Nemi
I Find Myself...
We were just here, yesterday, it seems. The days and nights have passed us as quickly as the morning breeze. I wish I could explain within a few words, what has taken place in front of my eyes, let alone my heart, over the last six and a half months or so. The idea of being present through moments of chaos is real. The promise made was, "See you in July" and without hesitation, the days have brought us to this place of refuge, place of familiarity.
My wish now is to not look at the clock as the days move like the shifting sands on the beach; they're fleeting, now, and the time for another promise is drawing closer it seems. How many more promises will be allowed to make, how more chances will our eyes be allowed to dance within the movement of our days together as a stitched family.
I've jumped to another country, another place, in order to visit those whom I consider to be family, so much family that I've forgotten how my blood even flows at this point in life. My ears have been trained to the sounds around me, my heart is tuned to what culture is meant to be. I do understand that my strength is found in my adventures and with every adventure, I've grown in stature. The country looks at me with apprehensive eyes, until I meet said eyes with my longing gaze of gratitude.
Today, a young child and his grandmother were playing on an abandoned football pitch. I sat and observed their interaction; I reminisced about my younger days and couldn't find any memories that matched what I was seeing.
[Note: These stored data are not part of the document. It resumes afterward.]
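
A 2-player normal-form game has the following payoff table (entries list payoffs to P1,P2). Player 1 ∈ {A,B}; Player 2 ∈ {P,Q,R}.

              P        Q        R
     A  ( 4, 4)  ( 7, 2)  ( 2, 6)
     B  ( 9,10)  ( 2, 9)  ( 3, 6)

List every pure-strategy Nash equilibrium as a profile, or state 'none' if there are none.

PSNE = {(B,P)}

(A,P): not NE [P1→B gives 9>4; P2→R gives 6>4]
(A,Q): not NE [P2→R gives 6>2]
(A,R): not NE [P1→B gives 3>2]
(B,P): NE
(B,Q): not NE [P1→A gives 7>2; P2→P gives 10>9]
(B,R): not NE [P2→P gives 10>6]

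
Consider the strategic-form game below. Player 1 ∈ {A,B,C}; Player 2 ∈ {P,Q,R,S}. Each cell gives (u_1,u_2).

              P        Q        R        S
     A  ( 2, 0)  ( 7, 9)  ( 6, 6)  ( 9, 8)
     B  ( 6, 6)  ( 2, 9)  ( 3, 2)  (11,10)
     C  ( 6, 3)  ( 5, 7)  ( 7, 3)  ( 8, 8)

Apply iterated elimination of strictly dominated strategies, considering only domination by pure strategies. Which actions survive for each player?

Remaining: P1:{A,B} P2:{Q,S}

P2 drop P (Q beats it: A:9>0 B:9>6 C:7>3)
P2 drop R (Q beats it: A:9>6 B:9>2 C:7>3)
P1 drop C (A beats it: Q:7>5 S:9>8)
P1→{A,B} P2→{Q,S}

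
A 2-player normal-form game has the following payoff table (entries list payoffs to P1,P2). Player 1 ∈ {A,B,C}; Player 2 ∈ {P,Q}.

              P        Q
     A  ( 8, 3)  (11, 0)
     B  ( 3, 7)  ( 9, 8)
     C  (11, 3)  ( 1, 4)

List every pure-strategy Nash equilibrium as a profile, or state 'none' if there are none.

(A,P): not NE [P1→C gives 11>8]
(A,Q): not NE [P2→P gives 3>0]
(B,P): not NE [P1→C gives 11>3; P2→Q gives 8>7]
(B,Q): not NE [P1→A gives 11>9]
(C,P): not NE [P2→Q gives 4>3]
(C,Q): not NE [P1→A gives 11>1]

No pure NE.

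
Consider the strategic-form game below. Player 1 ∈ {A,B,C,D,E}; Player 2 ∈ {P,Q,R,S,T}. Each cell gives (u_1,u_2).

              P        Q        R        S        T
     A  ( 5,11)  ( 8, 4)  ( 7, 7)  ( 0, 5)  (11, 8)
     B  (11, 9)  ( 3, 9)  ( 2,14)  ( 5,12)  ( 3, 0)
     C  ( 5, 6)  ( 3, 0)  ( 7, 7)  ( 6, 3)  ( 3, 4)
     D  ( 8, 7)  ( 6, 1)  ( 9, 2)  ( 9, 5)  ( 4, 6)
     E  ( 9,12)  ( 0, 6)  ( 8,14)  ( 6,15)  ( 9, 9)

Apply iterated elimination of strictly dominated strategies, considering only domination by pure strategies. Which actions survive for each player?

P1 drop C (D beats it: P:8>5 Q:6>3 R:9>7 S:9>6 T:4>3)
P2 drop Q (R beats it: A:7>4 B:14>9 D:2>1 E:14>6)
P2 drop T (P beats it: A:11>8 B:9>0 D:7>6 E:12>9)
P1 drop A (D beats it: P:8>5 R:9>7 S:9>0)
P1→{B,D,E} P2→{P,R,S}

Remaining: P1:{B,D,E} P2:{P,R,S}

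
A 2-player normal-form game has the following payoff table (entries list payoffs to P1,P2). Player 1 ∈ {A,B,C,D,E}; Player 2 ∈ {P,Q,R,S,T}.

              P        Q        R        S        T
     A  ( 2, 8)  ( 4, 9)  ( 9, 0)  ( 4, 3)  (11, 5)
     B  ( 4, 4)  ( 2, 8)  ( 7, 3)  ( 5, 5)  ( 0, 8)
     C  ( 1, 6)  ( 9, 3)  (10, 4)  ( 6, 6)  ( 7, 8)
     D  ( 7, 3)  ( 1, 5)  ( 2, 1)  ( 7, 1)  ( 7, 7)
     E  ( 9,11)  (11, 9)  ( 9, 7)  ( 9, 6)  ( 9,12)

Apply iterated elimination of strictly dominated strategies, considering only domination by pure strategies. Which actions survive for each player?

IESDS → P1:{A,E} P2:{P,Q,T}

P1 drop B (E beats it: P:9>4 Q:11>2 R:9>7 S:9>5 T:9>0)
P1 drop D (E beats it: P:9>7 Q:11>1 R:9>2 S:9>7 T:9>7)
P2 drop R (P beats it: A:8>0 C:6>4 E:11>7)
P1 drop C (E beats it: P:9>1 Q:11>9 S:9>6 T:9>7)
P2 drop S (P beats it: A:8>3 E:11>6)
P1→{A,E} P2→{P,Q,T}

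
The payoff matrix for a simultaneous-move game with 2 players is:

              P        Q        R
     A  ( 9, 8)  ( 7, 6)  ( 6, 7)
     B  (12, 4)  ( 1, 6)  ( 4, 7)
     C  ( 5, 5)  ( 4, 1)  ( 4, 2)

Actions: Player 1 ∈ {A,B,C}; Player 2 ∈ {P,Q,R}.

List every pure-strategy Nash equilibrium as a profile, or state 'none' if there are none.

PSNE: ∅

(A,P): not NE [P1→B gives 12>9]
(A,Q): not NE [P2→P gives 8>6]
(A,R): not NE [P2→P gives 8>7]
(B,P): not NE [P2→R gives 7>4]
(B,Q): not NE [P1→A gives 7>1; P2→R gives 7>6]
(B,R): not NE [P1→A gives 6>4]
(C,P): not NE [P1→B gives 12>5]
(C,Q): not NE [P1→A gives 7>4; P2→P gives 5>1]
(C,R): not NE [P1→A gives 6>4; P2→P gives 5>2]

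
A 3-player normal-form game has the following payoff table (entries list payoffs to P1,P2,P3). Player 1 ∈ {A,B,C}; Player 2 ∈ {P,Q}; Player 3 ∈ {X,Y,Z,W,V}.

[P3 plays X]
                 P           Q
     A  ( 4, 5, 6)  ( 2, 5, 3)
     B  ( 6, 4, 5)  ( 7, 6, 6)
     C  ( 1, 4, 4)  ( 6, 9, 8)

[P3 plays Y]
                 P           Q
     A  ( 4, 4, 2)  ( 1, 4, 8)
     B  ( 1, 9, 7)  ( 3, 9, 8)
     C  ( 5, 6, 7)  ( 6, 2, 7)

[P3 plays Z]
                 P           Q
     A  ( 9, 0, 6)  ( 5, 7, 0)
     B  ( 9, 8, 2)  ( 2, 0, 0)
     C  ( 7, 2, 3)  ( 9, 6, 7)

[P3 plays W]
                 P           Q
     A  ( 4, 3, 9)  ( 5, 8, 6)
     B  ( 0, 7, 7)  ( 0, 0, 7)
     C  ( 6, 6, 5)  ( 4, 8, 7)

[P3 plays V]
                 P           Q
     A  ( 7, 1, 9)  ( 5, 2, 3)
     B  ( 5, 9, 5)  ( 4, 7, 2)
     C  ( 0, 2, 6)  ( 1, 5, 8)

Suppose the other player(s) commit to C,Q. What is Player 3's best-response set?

u_3(X vs C,Q) = 8
u_3(Y vs C,Q) = 7
u_3(Z vs C,Q) = 7
u_3(W vs C,Q) = 7
u_3(V vs C,Q) = 8
max payoff 8 at {X,V}

BR_3 = {X,V}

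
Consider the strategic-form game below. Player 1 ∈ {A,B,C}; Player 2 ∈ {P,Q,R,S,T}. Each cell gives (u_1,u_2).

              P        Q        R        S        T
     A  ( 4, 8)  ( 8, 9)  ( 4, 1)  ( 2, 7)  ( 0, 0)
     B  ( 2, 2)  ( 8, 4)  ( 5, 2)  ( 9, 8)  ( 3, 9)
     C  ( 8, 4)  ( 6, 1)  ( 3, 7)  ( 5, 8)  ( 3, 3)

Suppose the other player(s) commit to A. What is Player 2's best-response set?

P2 best: {Q}

u_2(P vs A) = 8
u_2(Q vs A) = 9
u_2(R vs A) = 1
u_2(S vs A) = 7
u_2(T vs A) = 0
max payoff 9 at {Q}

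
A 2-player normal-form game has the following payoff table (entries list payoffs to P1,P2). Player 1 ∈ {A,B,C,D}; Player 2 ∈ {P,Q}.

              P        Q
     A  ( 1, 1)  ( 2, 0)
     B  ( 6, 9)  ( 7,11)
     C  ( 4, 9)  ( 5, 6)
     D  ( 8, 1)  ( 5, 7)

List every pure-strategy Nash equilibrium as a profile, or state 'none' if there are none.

(A,P): not NE [P1→D gives 8>1]
(A,Q): not NE [P1→B gives 7>2; P2→P gives 1>0]
(B,P): not NE [P1→D gives 8>6; P2→Q gives 11>9]
(B,Q): NE
(C,P): not NE [P1→D gives 8>4]
(C,Q): not NE [P1→B gives 7>5; P2→P gives 9>6]
(D,P): not NE [P2→Q gives 7>1]
(D,Q): not NE [P1→B gives 7>5]

NE set: (B,Q)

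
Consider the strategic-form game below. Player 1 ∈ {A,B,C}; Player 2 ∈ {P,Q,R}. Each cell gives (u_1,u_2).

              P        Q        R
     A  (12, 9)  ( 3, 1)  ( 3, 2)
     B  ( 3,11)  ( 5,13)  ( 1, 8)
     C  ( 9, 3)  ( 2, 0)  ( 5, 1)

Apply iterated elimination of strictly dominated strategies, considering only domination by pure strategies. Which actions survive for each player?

Remaining: P1:{A,B} P2:{P,Q}

P2 drop R (P beats it: A:9>2 B:11>8 C:3>1)
P1 drop C (A beats it: P:12>9 Q:3>2)
P1→{A,B} P2→{P,Q}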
The child's babcia (grandmother) was encouraging and full of life, as she retrieved each of her grandson's arrant shots on goal. She picked up the soccer ball and threw it back towards him, laughing at times, perhaps thinking about her days as a child.
I found myself wanting to play, I asked my sister and brother-in-law, "I wonder if he'd allow me to play, to kick the ball back and forth for a moment..." It's always different when your skin is different and you have to wonder about the experiences or vices others might have towards because of perception.
As we packed up our blanket and board game, we made our way towards the boy and his babcia, who were also leaving the area. I met the eyes of bacia, as she inspected my appearance, and I spoke her tongue, because all that is needed to break the ice many a times is a simple "Hello". She replied, with a sense of shock and adoration mixed within her eyes. Her grandson, not being older than ten years of age, met our passing with a bit of inquisitiveness, because he was closer to our proximity than his grandmother. He sheepishly stared at us and I met his gaze with his native tongue; his eyes lit up and so did my sister's.
Over the course of the last two days, kids have waived and adults have paused a bit, in observance of something they do not see often around this city, a black face who isn't a "worker" but more like a unicorn.
I FIND MYSELF taking this all in, one step at a time... It's funny to think about when I do in fact, find myself (think about it).